Peu à peu l’on regroupa les prisonniers, nous voulions nous venger mais certains voulurent aussi s’amuser, se divertir. Ils firent déshabiller toutes les femmes et les plus violents s’emparèrent d’une gamine au teint de feu. Le viol se fit sous les rires de tous y compris les miens. Je ne pus participer encore à ce genre de méfaits, ma haine n’avait pas encore atteint le paroxysme irréversible qui nous transformait en bête fauve.
Toute la nuit j’entendis les pleurs et les cris des femmes et des fillettes, certaines d’entre elles avaient émasculé notre compatriote c’était une évidence, mais la violence engendrant la violence il n’était pas sûr qu’un viol collectif et un massacre généralisé apaisent les esprits.

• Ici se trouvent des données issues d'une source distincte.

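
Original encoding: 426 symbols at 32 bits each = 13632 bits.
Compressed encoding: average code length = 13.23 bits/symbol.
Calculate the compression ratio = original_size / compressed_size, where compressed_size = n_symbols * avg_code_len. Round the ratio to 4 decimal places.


original_size = n_symbols * orig_bits = 426 * 32 = 13632 bits
compressed_size = n_symbols * avg_code_len = 426 * 13.23 = 5635.98 bits
ratio = original_size / compressed_size = 13632 / 5635.98 = 2.4187

Compression ratio = 2.4187


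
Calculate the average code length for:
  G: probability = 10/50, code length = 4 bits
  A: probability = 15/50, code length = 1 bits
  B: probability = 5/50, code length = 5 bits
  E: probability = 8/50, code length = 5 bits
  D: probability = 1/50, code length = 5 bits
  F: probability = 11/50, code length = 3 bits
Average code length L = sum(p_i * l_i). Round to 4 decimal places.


Weighted contributions p_i * l_i:
  G: (10/50) * 4 = 40/50
  A: (15/50) * 1 = 15/50
  B: (5/50) * 5 = 25/50
  E: (8/50) * 5 = 40/50
  D: (1/50) * 5 = 5/50
  F: (11/50) * 3 = 33/50
Sum = (40 + 15 + 25 + 40 + 5 + 33)/50 = 158/50

L = 158/50 = 3.1600 bits/symbol


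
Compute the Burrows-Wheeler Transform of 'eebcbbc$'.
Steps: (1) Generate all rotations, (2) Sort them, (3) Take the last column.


Rotations (sorted):
  0: $eebcbbc -> last char: c
  1: bbc$eebc -> last char: c
  2: bc$eebcb -> last char: b
  3: bcbbc$ee -> last char: e
  4: c$eebcbb -> last char: b
  5: cbbc$eeb -> last char: b
  6: ebcbbc$e -> last char: e
  7: eebcbbc$ -> last char: $


BWT = ccbebbe$


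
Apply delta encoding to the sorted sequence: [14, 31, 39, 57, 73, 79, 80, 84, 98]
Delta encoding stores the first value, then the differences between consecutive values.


First value: 14
Deltas:
  31 - 14 = 17
  39 - 31 = 8
  57 - 39 = 18
  73 - 57 = 16
  79 - 73 = 6
  80 - 79 = 1
  84 - 80 = 4
  98 - 84 = 14


Delta encoded: [14, 17, 8, 18, 16, 6, 1, 4, 14]


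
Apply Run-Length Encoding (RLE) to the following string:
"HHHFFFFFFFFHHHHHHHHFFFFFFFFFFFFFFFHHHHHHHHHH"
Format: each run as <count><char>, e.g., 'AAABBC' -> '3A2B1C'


Scanning runs left to right:
  i=0: run of 'H' x 3 -> '3H'
  i=3: run of 'F' x 8 -> '8F'
  i=11: run of 'H' x 8 -> '8H'
  i=19: run of 'F' x 15 -> '15F'
  i=34: run of 'H' x 10 -> '10H'

RLE = 3H8F8H15F10H


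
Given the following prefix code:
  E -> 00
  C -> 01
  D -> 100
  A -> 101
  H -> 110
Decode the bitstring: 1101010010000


Decoding step by step:
Bits 110 -> H
Bits 101 -> A
Bits 00 -> E
Bits 100 -> D
Bits 00 -> E


Decoded message: HAEDE


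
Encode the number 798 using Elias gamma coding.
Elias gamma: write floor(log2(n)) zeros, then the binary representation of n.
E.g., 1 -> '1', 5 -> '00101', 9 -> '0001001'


num_bits = floor(log2(798)) + 1 = 10
leading_zeros = num_bits - 1 = 9
binary(798) = 1100011110

Elias gamma(798) = '000000000' + '1100011110' = 0000000001100011110 (19 bits)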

Mais l’on se fait à tout, du moins la répétition des faits engendre l’habitude. La guérilla espagnole comme on doit bien l’appeler fut pour nous une succession de vaines poursuites. Chassés, les bandits réapparaissaient ailleurs encore et encore. La population vivait dans leur terreur autant que dans la notre. Résignée elle tentait de survivre et ne nous apportait à l’évidence aucun soutien. Nous étions des envahisseurs, ennemis de Dieu. Nous étions de la garde, mais notre estomac souffrait comme celui des lignards, nos convois étaient interceptés, nos courriers massacrés. Il fallait pour survivre se déplacer en forts convois. Au final nous ne savions pas bien pour qui on se battait, était-ce pour pépé bouteille le roi Joseph ou pour le duc de Dalmatie le maréchal Soult qui jouait les satrapes.